Initially, I experienced this as a full desktop GPU crash (i.e., GPU drops off the PCIe bus) in a Linux game, but it became apparent that the issue occurs with many Vulkan apps.

This machine is also used for CUDA development, and there seems to be no problem at all with CUDA or OpenGL. For example, the nbody CUDA example can be run in full screen or by resizing with no problem. It seems to be specific to Vulkan and related to the compositor. It also seems to be specific to Ubuntu 22.04.4; prior releases did not have stability problems with either CUDA or Vulkan.

EDIT: turned out to be an issue with the system power supply. The Vulkan driver will adjust the GPU clock rates according to the load, whereas CUDA will not. So a sudden transient load probably exacerbated the issue enough to cause the GPU to drop off the PCIe bus.

I have also attached the nvidia-installer.log. There is a warning that another driver installation method was detected, but per the steps above, there are no other NVIDIA or Nouveau drivers present, though the CUDA APT repository is still present.
nvidia-bug-report.log.gz (168.6 KB)
nvidia-installer.log (42.7 KB)

You’re getting a XID 79, fallen off the bus. Most common reasons are overheating or lack of power. Monitor temperatures, reseat power connectors/the card in its slot, check/replace PSU.
To check for power issues, you can use nvidia-smi -lgc to prevent boost situations, e.g.
nvidia-smi -lgc 300,1200

1 Like

Thank you!

I had actually already done a quick spot-check and experienced the same issue by with “nvidia-smi -lgc 0,1395”, temperatures always between 30-65 C, depending on idle fan settings. And then I had done a quick check with a second power supply, but experienced the same problem.
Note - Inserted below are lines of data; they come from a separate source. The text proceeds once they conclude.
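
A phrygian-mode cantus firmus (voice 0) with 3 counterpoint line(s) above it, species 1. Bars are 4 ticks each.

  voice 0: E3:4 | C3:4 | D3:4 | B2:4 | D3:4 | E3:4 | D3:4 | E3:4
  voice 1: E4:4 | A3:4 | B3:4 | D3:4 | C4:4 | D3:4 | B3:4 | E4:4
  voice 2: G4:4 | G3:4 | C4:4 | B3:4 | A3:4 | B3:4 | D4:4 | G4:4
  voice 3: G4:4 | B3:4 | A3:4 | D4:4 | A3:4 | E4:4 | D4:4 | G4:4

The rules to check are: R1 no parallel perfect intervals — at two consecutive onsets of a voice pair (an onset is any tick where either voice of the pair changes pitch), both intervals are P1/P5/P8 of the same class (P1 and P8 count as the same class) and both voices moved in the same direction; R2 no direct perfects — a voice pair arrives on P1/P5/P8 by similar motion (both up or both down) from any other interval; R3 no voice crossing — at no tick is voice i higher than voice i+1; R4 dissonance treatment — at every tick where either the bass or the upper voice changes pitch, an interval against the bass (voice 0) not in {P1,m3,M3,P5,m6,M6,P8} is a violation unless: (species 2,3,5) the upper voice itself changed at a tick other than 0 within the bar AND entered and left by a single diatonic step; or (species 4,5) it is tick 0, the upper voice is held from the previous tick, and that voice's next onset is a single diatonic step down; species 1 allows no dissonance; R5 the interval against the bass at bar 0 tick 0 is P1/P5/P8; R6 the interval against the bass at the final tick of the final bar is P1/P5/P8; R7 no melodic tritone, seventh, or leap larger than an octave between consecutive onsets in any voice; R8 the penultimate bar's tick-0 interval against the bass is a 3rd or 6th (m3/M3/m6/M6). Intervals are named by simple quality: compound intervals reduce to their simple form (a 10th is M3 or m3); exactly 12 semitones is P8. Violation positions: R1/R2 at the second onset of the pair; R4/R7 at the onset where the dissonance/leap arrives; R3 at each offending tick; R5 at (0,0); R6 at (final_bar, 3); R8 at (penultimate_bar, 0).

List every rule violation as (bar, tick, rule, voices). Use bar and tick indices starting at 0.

(0, 0, R5, (0, 2))
(0, 0, R5, (0, 3))
(1, 0, R2, (0, 2))
(1, 0, R3, (1, 2))
(1, 0, R4, (0, 3))
(1, 1, R3, (1, 2))
(1, 2, R3, (1, 2))
(1, 3, R3, (1, 2))
(2, 0, R3, (2, 3))
(2, 0, R4, (0, 2))
(2, 1, R3, (2, 3))
(2, 2, R3, (2, 3))
(2, 3, R3, (2, 3))
(3, 0, R2, (0, 2))
(4, 0, R2, (2, 3))
(4, 0, R3, (1, 2))
(4, 0, R4, (0, 1))
(4, 0, R7, (1,))
(4, 1, R3, (1, 2))
(4, 2, R3, (1, 2))
(4, 3, R3, (1, 2))
(5, 0, R1, (0, 2))
(5, 0, R2, (0, 3))
(5, 0, R3, (0, 1))
(5, 0, R4, (0, 1))
(5, 0, R7, (1,))
(5, 1, R3, (0, 1))
(5, 2, R3, (0, 1))
(5, 3, R3, (0, 1))
(6, 0, R1, (0, 3))
(6, 0, R8, (0, 2))
(6, 0, R8, (0, 3))
(7, 0, R1, (2, 3))
(7, 0, R2, (0, 1))
(7, 3, R6, (0, 2))
(7, 3, R6, (0, 3))

bar 0: v0=E3 v1=E4 v2=G4 v3=G4 downbeat m3
bar 1: v0=C3 v1=A3 v2=G3 v3=B3 downbeat M7
bar 2: v0=D3 v1=B3 v2=C4 v3=A3 downbeat P5
bar 3: v0=B2 v1=D3 v2=B3 v3=D4 downbeat m3
bar 4: v0=D3 v1=C4 v2=A3 v3=A3 downbeat P5
bar 5: v0=E3 v1=D3 v2=B3 v3=E4 downbeat P8
bar 6: v0=D3 v1=B3 v2=D4 v3=D4 downbeat P8
bar 7: v0=E3 v1=E4 v2=G4 v3=G4 downbeat m3
  -> R5 @ bar 0 tick 0 v(0, 2): opens on m3
  -> R5 @ bar 0 tick 0 v(0, 3): opens on m3
  -> R2 @ bar 1 tick 0 v(0, 2): E3/G4 m3 -> C3/G3 P5 similar
  -> R3 @ bar 1 tick 0 v(1, 2): A3 above G3
  -> R4 @ bar 1 tick 0 v(0, 3): C3/B3 M7 untreated
  -> R3 @ bar 1 tick 1 v(1, 2): A3 above G3
  -> R3 @ bar 1 tick 2 v(1, 2): A3 above G3
  -> R3 @ bar 1 tick 3 v(1, 2): A3 above G3
  -> R3 @ bar 2 tick 0 v(2, 3): C4 above A3
  -> R4 @ bar 2 tick 0 v(0, 2): D3/C4 m7 untreated
  -> R3 @ bar 2 tick 1 v(2, 3): C4 above A3
  -> R3 @ bar 2 tick 2 v(2, 3): C4 above A3
  -> R3 @ bar 2 tick 3 v(2, 3): C4 above A3
  -> R2 @ bar 3 tick 0 v(0, 2): D3/C4 m7 -> B2/B3 P8 similar
  -> R2 @ bar 4 tick 0 v(2, 3): B3/D4 m3 -> A3/A3 P1 similar
  -> R3 @ bar 4 tick 0 v(1, 2): C4 above A3
  -> R4 @ bar 4 tick 0 v(0, 1): D3/C4 m7 untreated
  -> R7 @ bar 4 tick 0 v(1,): D3->C4 leap 10st
  -> R3 @ bar 4 tick 1 v(1, 2): C4 above A3
  -> R3 @ bar 4 tick 2 v(1, 2): C4 above A3
  -> R3 @ bar 4 tick 3 v(1, 2): C4 above A3
  -> R1 @ bar 5 tick 0 v(0, 2): D3/A3 P5 -> E3/B3 P5 similar
  -> R2 @ bar 5 tick 0 v(0, 3): D3/A3 P5 -> E3/E4 P8 similar
  -> R3 @ bar 5 tick 0 v(0, 1): E3 above D3
  -> R4 @ bar 5 tick 0 v(0, 1): E3/D3 M2 untreated
  -> R7 @ bar 5 tick 0 v(1,): C4->D3 leap 10st
  -> R3 @ bar 5 tick 1 v(0, 1): E3 above D3
  -> R3 @ bar 5 tick 2 v(0, 1): E3 above D3
  -> R3 @ bar 5 tick 3 v(0, 1): E3 above D3
  -> R1 @ bar 6 tick 0 v(0, 3): E3/E4 P8 -> D3/D4 P8 similar
  -> R8 @ bar 6 tick 0 v(0, 2): penult P8 not 3rd/6th
  -> R8 @ bar 6 tick 0 v(0, 3): penult P8 not 3rd/6th
  -> R1 @ bar 7 tick 0 v(2, 3): D4/D4 P1 -> G4/G4 P1 similar
  -> R2 @ bar 7 tick 0 v(0, 1): D3/B3 M6 -> E3/E4 P8 similar
  -> R6 @ bar 7 tick 3 v(0, 2): closes on m3
  -> R6 @ bar 7 tick 3 v(0, 3): closes on m3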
Well, you were nevertheless correct. I was able to reproduce this on Windows with DirectX 12, so I’m pretty sure I can close this!

Seems to have either been a slightly loose power or ground pin in the system, or some issue with the motherboard. After reconnecting everything, the issue is no longer occurring on Linux or Windows.

This topic was automatically closed 14 days after the last reply. New replies are no longer allowed.